As for the colonists, their days were few and evil. Dissensions and feuds arose, as they naturally would. John White was deposed as Governor, and when he resisted he was killed.

The idea of going to work, tilling the soil, and building a permanent settlement was not in the hearts of those people. They expected to find gold and silver and fountains of youth. They felt they were marooned, robbed and stranded. The Indians, at first fearful, were now jealous of these white intruders. The quarrel came and the Indians fell upon the colonists and killed every one. Every one, did I say? There was one saved; it was the little white baby, Virginia Dare.

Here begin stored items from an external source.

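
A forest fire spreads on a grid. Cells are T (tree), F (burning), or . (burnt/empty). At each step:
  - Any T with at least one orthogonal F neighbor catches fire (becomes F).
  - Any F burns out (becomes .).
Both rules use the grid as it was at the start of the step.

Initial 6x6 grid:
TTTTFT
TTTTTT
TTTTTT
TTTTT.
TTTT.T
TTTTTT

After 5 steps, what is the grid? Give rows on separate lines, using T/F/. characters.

Step 1: 3 trees catch fire, 1 burn out
  TTTF.F
  TTTTFT
  TTTTTT
  TTTTT.
  TTTT.T
  TTTTTT
Step 2: 4 trees catch fire, 3 burn out
  TTF...
  TTTF.F
  TTTTFT
  TTTTT.
  TTTT.T
  TTTTTT
Step 3: 5 trees catch fire, 4 burn out
  TF....
  TTF...
  TTTF.F
  TTTTF.
  TTTT.T
  TTTTTT
Step 4: 4 trees catch fire, 5 burn out
  F.....
  TF....
  TTF...
  TTTF..
  TTTT.T
  TTTTTT
Step 5: 4 trees catch fire, 4 burn out
  ......
  F.....
  TF....
  TTF...
  TTTF.T
  TTTTTT

......
F.....
TF....
TTF...
TTTF.T
TTTTTT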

She was rescued by a squaw, who but a short time before had lost her own babe, and her hungry mother heart went out to that helpless little white waif. She seized upon the child and carried it away into the forest for safety.


PART TWO

On Thursday, October Twenty-ninth, Sixteen Hundred Eighteen, at the Tower of London, the curtain fell on the fifth act of the life of Sir Walter Raleigh. It was a public holiday for all London.

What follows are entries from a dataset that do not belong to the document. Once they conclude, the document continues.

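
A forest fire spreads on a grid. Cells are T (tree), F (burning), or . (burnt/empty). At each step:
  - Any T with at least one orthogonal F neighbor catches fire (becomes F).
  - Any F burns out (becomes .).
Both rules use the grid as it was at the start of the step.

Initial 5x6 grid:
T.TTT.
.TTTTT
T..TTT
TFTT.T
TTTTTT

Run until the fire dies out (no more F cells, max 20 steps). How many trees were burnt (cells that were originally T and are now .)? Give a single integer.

Answer: 22

Derivation:
Step 1: +3 fires, +1 burnt (F count now 3)
Step 2: +4 fires, +3 burnt (F count now 4)
Step 3: +2 fires, +4 burnt (F count now 2)
Step 4: +3 fires, +2 burnt (F count now 3)
Step 5: +5 fires, +3 burnt (F count now 5)
Step 6: +5 fires, +5 burnt (F count now 5)
Step 7: +0 fires, +5 burnt (F count now 0)
Fire out after step 7
Initially T: 23, now '.': 29
Total burnt (originally-T cells now '.'): 22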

The morning was cold and foggy.

Sir Walter was kept standing on the scaffold while the headsman ground his axe, the delay being for the amusement and edification of the people assembled. The High Sheriff approached the man who was so soon to die, and asked if there was not some last message he wished to send to some one. Sir Walter took from his neck a gold chain and locket. He handed them to the Sheriff and said, "Send these by a trusty messenger to Virginia Dare by the first ship that sails for the New World."